Former Ogilvy ad-man and current Executive Creative Director at LG US, John Long, recently sent out a deliciously snarky tweet.
It’s a photo of a famous Harley Davidson motorcycle ad with all the things that the “suits” would typically object to, and try to fix – killing the ad, in other words. (©Harley Davidson)
- “Can’t see the bike! Use a tighter shot.” They would argue.
- “Headline is too long.”
- “Not sure why we’re talking about airplanes.”
- “Are we excluding people who suffer from peanut allergies?”
- “Not enough branding. Add Harley billboard on the right.”
- “Add shot of bike (side view) at bottom.”
You see, the beauty of the ad is that it’s “non-linear.” It doesn’t give you a big list of “reasons to buy.” Instead, it paints a picture. It tells a story. It evokes an emotion.

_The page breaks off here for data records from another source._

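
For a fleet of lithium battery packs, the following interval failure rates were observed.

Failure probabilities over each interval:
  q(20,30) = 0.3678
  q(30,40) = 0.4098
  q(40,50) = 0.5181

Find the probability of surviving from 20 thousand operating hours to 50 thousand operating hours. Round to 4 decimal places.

The overall survival probability is (1 − 0.3678) × (1 − 0.4098) × (1 − 0.5181).
= 0.6322 × 0.5902 × 0.4819 = 0.179809.

0.1798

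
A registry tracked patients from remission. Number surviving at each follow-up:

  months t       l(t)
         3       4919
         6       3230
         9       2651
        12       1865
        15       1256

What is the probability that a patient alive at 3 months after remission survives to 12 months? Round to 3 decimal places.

The conditional survival probability is l(12)/l(3) = 1865/4919 = 0.379142.

0.379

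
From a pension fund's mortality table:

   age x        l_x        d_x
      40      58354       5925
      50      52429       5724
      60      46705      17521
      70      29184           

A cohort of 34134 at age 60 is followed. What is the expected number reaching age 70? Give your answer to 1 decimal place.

The relevant probability is 29184/46705 = 0.624858.
Expected number = 34134 × 0.624858 = 21328.9.

21328.9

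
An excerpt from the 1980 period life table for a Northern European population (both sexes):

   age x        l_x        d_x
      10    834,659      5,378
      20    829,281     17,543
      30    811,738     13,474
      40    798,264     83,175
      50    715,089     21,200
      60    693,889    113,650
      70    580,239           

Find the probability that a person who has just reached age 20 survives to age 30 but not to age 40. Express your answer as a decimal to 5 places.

This is the probability of reaching 30 but not 40, conditional on being alive at 20: (l_30 − l_40) / l_20.
= (811,738 − 798,264) / 829,281 = 13,474 / 829,281 = 0.016248.

0.01625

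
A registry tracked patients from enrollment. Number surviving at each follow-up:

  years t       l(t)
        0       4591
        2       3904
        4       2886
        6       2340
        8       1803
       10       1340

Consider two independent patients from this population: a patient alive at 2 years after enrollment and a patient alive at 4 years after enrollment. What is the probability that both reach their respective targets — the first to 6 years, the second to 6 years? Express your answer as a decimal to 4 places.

p₁ = l(6)/l(2) = 2340/3904 = 0.599385; p₂ = l(6)/l(4) = 2340/2886 = 0.810811.
P(both) = p₁ × p₂ = 0.599385 × 0.810811 = 0.485988.

0.4860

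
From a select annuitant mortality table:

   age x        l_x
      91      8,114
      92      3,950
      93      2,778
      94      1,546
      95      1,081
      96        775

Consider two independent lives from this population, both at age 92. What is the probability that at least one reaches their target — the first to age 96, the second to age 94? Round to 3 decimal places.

0.511

p₁ = l_96/l_92 = 775/3,950 = 0.196203; p₂ = l_94/l_92 = 1,546/3,950 = 0.391392.
P(at least one) = 1 − (1−p₁)(1−p₂) = 1 − 0.803797 × 0.608608 = 0.510803.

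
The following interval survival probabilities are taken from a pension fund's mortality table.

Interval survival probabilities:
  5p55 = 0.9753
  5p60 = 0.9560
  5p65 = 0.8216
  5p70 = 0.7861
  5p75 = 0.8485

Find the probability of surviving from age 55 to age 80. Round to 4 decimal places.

0.5110

The overall survival probability is 0.9753 × 0.9560 × 0.8216 × 0.7861 × 0.8485.
= 0.510959.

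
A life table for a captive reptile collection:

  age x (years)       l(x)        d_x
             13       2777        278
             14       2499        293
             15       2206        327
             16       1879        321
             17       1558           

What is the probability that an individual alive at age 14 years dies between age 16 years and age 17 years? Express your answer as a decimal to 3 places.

0.128

This is the probability of reaching 16 but not 17, conditional on being alive at 14: (l(16) − l(17)) / l(14).
= (1879 − 1558) / 2499 = 321 / 2499 = 0.128451.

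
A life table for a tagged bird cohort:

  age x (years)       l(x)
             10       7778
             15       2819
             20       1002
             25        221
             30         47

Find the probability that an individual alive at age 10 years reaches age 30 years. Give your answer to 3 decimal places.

0.006

The conditional survival probability is l(30)/l(10) = 47/7778 = 0.006043.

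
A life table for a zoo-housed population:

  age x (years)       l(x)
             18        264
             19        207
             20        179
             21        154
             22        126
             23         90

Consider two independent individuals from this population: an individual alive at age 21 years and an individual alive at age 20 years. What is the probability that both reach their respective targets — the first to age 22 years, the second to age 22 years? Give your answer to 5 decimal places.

p₁ = l(22)/l(21) = 126/154 = 0.818182; p₂ = l(22)/l(20) = 126/179 = 0.703911.
P(both) = p₁ × p₂ = 0.818182 × 0.703911 = 0.575927.

0.57593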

The suits, on the other hand, are all thinking in a linear, box-checking fashion. They want to highlight the long list of product attributes (they are great, after all) and ram it down the throats of the consumer. And get completely ignored in the process.
The thing is, good advertising (good communication and problem-solving in general) is not linear. It’s more of a dance.
The Dartmouth professor and renowned systems thinker, Donella Meadows (1941-2001), wrote a brilliant poem called, “Dancing With Systems” as a manifesto for “Systems Thinking.” It gives pretty robust advice that has stood the test of time. Things like: embracing complexity and paying attention to what is important – not just what is quantifiable.
Humans by nature have a strong desire to control and predict. We want to know what happens at the end of the story, and we focus on those things we can measure and easily influence.
But as Meadows shares, “We can’t impose our will upon a system… “systems can’t be controlled, but they can be designed and redesigned. We can’t surge forward with certainty into a world of no surprises but we can expect surprises and learn from them and even profit from them… We can’t control systems or figure them out, but we can dance with them.”
Our lives, our businesses, and certainly our organizational cultures are complex, living systems that are non-linear and oblique. But that’s what makes them meaningful. To change them in any meaningful way requires adaptability, dynamism and as Meadows argues, a fair amount of dancing.